At least 35 coalition lawmakers didn’t support her Wednesday, though that was in line with results at the beginning of her two previous “grand coalitions” of Germany’s biggest parties.

She will have to hold together what is potentially her most fragile coalition yet in what is widely expected to be her last term, while also addressing challenges such as a potential Europe-US trade war and seeking agreement with France and others on the future of a fractious European Union.

On Friday Merkel will head to Paris to discuss EU reform plans with French President Emmanuel Macron ahead of a March 22-23 summit, after a six-month stretch in which Berlin was hamstrung on the European and world stage.

Macron warned in the Frankfurter Allgemeine Zeitung daily that, without Germany on board, “part of my project would be doomed to failure”.

“We are completely dependent on each other. I do not believe for one second that a European project without or against Germany could succeed.”

Merkel’s incoming coalition has broadly welcomed Macron’s bold reform plans, meant to reinvigorate the bloc and counter extremists and populists who have made major gains in Western democracies.

She has argued that the EU must increasingly look after its own interests in the era of US President Donald Trump, who has questioned long-standing transatlantic defence ties and threatened a trade war.

Berlin advocates closer EU cooperation on defence, immigration and plans for a European Monetary Fund. But it is lukewarm on the idea of a joint euro zone finance minister and rejects any pooling of debt.

Four faces to watch in Merkel’s new German government

Finance Minister Olaf Scholz

Merkel’s new vice chancellor, centre-left Social Democrat Scholz takes over the purse strings held for eight years by steely conservative Wolfgang Schaeuble.

The sober and self-confident Scholz, who was Merkel’s labour minister during the 2008 financial crisis and then the mayor of prosperous Hamburg, is on the right of his party and an advocate of balanced budgets.

Scholz stresses his party’s “very clear pro-European position” and the need for consensus with other EU countries on euro zone reform, but his arrival doesn’t necessarily herald any major change of direction.

Foreign Minister Heiko Maas

Germany’s new chief diplomat is a newcomer to foreign policy, but as justice minister was a high-profile figure in Merkel’s outgoing government. Maas is best known for pushing through a controversial law aimed at cracking down on hate speech on social networks.

He has been particularly outspoken in criticising the nationalist, anti-migrant Alternative for Germany, which is now the biggest opposition party.

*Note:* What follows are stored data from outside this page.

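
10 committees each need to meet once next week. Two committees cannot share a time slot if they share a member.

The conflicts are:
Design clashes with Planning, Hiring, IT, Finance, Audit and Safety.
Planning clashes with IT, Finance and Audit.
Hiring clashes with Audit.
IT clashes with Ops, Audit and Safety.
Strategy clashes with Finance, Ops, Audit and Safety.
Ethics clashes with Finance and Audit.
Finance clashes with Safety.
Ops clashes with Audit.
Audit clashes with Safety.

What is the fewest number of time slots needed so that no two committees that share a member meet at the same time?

Design, IT, Audit, Safety are mutually in conflict, so at least 4 time slots are needed.
A valid assignment using 4 time slots: Design=2, Planning=3, Hiring=3, IT=4, Strategy=2, Ethics=2, Finance=1, Ops=3, Audit=1, Safety=3. No two conflicting committees share a time slot.

4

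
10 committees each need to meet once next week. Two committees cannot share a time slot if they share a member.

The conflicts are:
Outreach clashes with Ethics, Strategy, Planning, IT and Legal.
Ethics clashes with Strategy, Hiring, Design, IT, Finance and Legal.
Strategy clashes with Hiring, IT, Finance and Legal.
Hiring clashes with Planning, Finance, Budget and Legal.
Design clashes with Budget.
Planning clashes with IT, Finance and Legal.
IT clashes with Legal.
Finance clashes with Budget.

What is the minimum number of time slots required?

Outreach, Ethics, Strategy, IT, Legal pairwise conflict, so at least 5 time slots are needed.
Using 5 time slots: Outreach=5, Ethics=1, Strategy=4, Hiring=2, Design=2, Planning=1, IT=2, Finance=3, Budget=1, Legal=3. Each listed conflict is separated.

5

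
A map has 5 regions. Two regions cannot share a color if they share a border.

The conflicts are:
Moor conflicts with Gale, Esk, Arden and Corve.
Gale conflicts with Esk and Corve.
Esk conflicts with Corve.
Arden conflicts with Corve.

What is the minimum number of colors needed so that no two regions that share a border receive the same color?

Moor, Gale, Esk, Corve pairwise conflict, so at least 4 colors are needed.
One proper 4-coloring: Moor=2, Gale=4, Esk=3, Arden=3, Corve=1. Each listed conflict is separated.

4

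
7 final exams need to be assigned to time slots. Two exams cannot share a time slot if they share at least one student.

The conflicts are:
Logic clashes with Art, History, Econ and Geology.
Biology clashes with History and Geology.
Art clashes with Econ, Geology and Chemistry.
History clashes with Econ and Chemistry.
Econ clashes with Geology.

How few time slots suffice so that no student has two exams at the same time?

Logic, Art, Econ, Geology are mutually in conflict, so at least 4 time slots are needed.
4 time slots suffice: time slot 1 → {Biology, Econ, Chemistry}; time slot 2 → {Art, History}; time slot 3 → {Geology}; time slot 4 → {Logic}. No two conflicting exams share a time slot.

4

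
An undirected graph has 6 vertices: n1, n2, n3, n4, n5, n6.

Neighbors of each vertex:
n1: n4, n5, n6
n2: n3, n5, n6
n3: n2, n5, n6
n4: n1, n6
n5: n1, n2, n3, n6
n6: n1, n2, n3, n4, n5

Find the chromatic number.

n2, n3, n5, n6 are mutually adjacent (a clique of size 4), so at least 4 colors are needed.
4 colors suffice: n1=3, n2=3, n3=4, n4=2, n5=2, n6=1. Every edge joins two different colors.

4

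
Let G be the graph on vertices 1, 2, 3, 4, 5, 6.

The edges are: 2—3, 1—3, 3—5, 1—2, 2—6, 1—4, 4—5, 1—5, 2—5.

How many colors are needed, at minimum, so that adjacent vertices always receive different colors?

4

1, 2, 3, 5 form a clique, so at least 4 colors are needed.
A valid assignment using 4 colors: 1=c, 2=b, 3=d, 4=b, 5=a, 6=a. No two adjacent vertices share a color.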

Outgoing Foreign Minister Sigmar Gabriel, a fellow Social Democrat who over the past year led Germany’s response to tensions with Nato ally Turkey, says Maas will do an “excellent” job.

Economy Minister Peter Altmaier

Altmaier, a conservative, is close to Merkel and has been her chief of staff since 2013. He takes over the ministry that oversees Germany’s trade relations and is in charge of managing the country’s switch from nuclear and coal to renewable energy.

He has served in a succession of party and government jobs as a loyal aide to Merkel, and has previous experience of managing energy policy from a stint as environment minister.

Interior Minister Horst Seehofer

An often-awkward ally to Merkel, the leader of Bavaria’s Christian Social Union party becomes Germany’s top security official.

Seehofer – whose party is traditionally a touch further right than Merkel’s – was one of the chancellor’s most prominent critics during the 2015 migrant influx, though the pair have since buried the hatchet.

The outgoing Bavarian governor, who has previously served as federal health and agriculture minister, now takes on the task of trying to keep a lid on migrant arrivals. He has promised a “master plan” to speed up asylum procedures and increase deportations of rejected applicants.